- Born: James Michael Holder December 1971 (age 54) Studley, Warwickshire, England
- Known for: Co-founder of Superdry & Co

= James Holder (businessman) =

British businessman (born 1971)

James Michael Holder is a British businessman and convicted rapist, who co-founded the fashion brand Superdry & Co.

== Early life ==
Born in Studley, Warwickshire, he was brought up in Stratford-upon-Avon and went to college in Leamington Spa where he studied graphic design. As a teenager, he enjoyed reading comics.

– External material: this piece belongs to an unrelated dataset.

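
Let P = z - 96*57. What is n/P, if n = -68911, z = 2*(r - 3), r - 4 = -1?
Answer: 68911/5472 ≈ 12.593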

Holder started his career in fashion by selling T-shirts from the back of his mother's car at BMX events. He went on to found the skateboarder label Bench. He was made bankrupt in 1998. While running Bench, Holder met Julian Dunkerton, who made a large order of Holder's products. They later travelled to Japan together before founding Superdry.

== Career ==
In 2003, Holder co-founded Superdry with Julian Dunkerton as a market stall in Cheltenham. In 2004, they opened the brand's first physical store in Covent Garden, London. Holder was responsible for clothing design and brand development at the company.

Holder said that he and Dunkerton spotted a "huge gap" in the UK men's market. He has said that the initial inspiration for the brand was Dunkerton's love of Americana and his love of Japan and typography.

In 2005, Superdry experienced a period of growth after David Beckham was seen wearing the brand.

In 2010, the business was floated. Holder led Superdry's product innovation division until 2016. Holder also led SuperDesignLab, which was responsible for launching spin-off brand Superdry Sport.

In 2016, Holder resigned from the company, but as of 2018 continued to hold a stake.

In 2018, Holder joined fellow co-founder Julian Dunkerton in criticising Superdry's business strategy, claiming that it was unable to compete with ASOS.com.

== Personal life ==
As of 2017, he lived with his wife Charlotte, a lawyer, and their son and daughter.

===Rape conviction===
In April 2026, Holder appeared at Gloucester Crown Court charged with raping a woman in Cheltenham in May 2022. On 1 May 2026, a jury of seven men and five women found him guilty of rape, while acquitting him of a separate count of assault by penetration. Holder was refused bail prior to sentencing on the grounds that he might be a flight risk. On 7 May 2026, Holder was sentenced to eight years in prison.